Hi there! Sorry I’ve been a bit absent for a few days. Lots of familyness happening in my neck of the woods.

Due to all of the family time, I’ve been thinking a lot about that phrase “It takes a village.”

Let’s take a moment to rewind about 12 years to Mama’s pre-Mama, collegiate days. Imagine a young (thinner) girl with a closet full of Samford University t-shirts, a dorm room shared with a gal she just met, and a stack of intimidating English textbooks. That girl had moved recently to a new state (Alabama) out of her childhood home and nine hours from her family.

It was an exciting–and slightly nerve-wracking–time to be sure.

Thankfully, the good Lord blessed me with a fantastic group of friends. We called ourselves “The Quad Squad,” because we seemed to always end up on a quilt on the…you guessed it!…quad. Looking back, college was such a simple and complex time.

quad squad
The Quad Squad does spring break. That’s me, second from the left, wearing a tank top over a t-shirt. Modest is hottest, y’all!

Now, Samford is a fairly small, Baptist university. There are about 5,000 students, so you tend to run into the same people periodically. It was fantastic, especially for this Florida girl who chose her Alabama education.

As freshman year progressed, I began meeting people–girls especially–who were very unhappy. They weren’t “adjusting well” to the college life and considering transferring or heading back home. They hadn’t made any friends. And, frankly, they rarely left their dorm rooms except to attend class.

This was when I developed a new mantra in life. It’s a bit arrogant, perhaps, but I still believe it’s true and still valuable today.

People can’t be your friend unless they know you exist.

Yes. I agree. It is quite profound. And to think! I was only 18 when I came up with it.
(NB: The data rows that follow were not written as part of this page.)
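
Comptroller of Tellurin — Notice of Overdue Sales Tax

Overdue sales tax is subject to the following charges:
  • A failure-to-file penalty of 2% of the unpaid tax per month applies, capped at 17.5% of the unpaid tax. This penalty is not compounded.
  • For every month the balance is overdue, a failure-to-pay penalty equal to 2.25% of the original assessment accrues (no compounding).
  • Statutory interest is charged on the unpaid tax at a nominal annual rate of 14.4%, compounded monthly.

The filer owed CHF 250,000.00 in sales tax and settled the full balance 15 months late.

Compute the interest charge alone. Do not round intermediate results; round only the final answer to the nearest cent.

Interest (14.4%/yr ÷ 12 = 1.2%/month): CHF 250,000.00 × ((1 + 0.012)^15 − 1) = CHF 48,983.8268…

CHF 48,983.83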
I say it’s arrogant because I’m assuming that once people meet me, they’ll want to be my friend. Obviously, that’s not true in every situation, but I’ve never had major issues with a lack of self-esteem.

Here’s my point, and it doesn’t matter how old you are. If you’re feeling lonely, overlooked, or forgotten, you have to make an effort. Everyone is generally self-centered. We’re all concerned about our lives, our issues, and our little worlds. Sometimes, it takes a little effort for others to notice we exist.

So, instead of holing up, step out. Take those kids to the park and chat with the other mom winging it by herself. (Start with diaper talk. It’s a sure-fire hit.) Join that women’s Bible study. Find a book club. Invite that single mom and her kiddo over for dinner (make some kind of casserole, which will feed an army anyhow. Or just order a pizza.). Find a community event and invite that friend you never see. Take your kids to visit an elderly neighbor. Find a way to serve someone else.

I just hate the idea that there are people out there who need other people, but we’ll never know they exist. You are worth other people’s time. You are not a burden.

In this day and age of social media, “likes” and “shares” are not enough to form true friendships. I think we all know this, but it can be easier to rest on our laurels and simply click through photos instead of making that phone call (or text…who makes phone calls in 2018?).

We all need a village. Get out there and find yours.

 

2 Comments Add yours

  1. Peggy Hughes says:

    Very wise for such a young lady. 🙂

    Liked by 1 person

    1. seemamaread says:

      Hi Peggy! Thank you! I noticed very early on I have a heart for the “wallflowers.”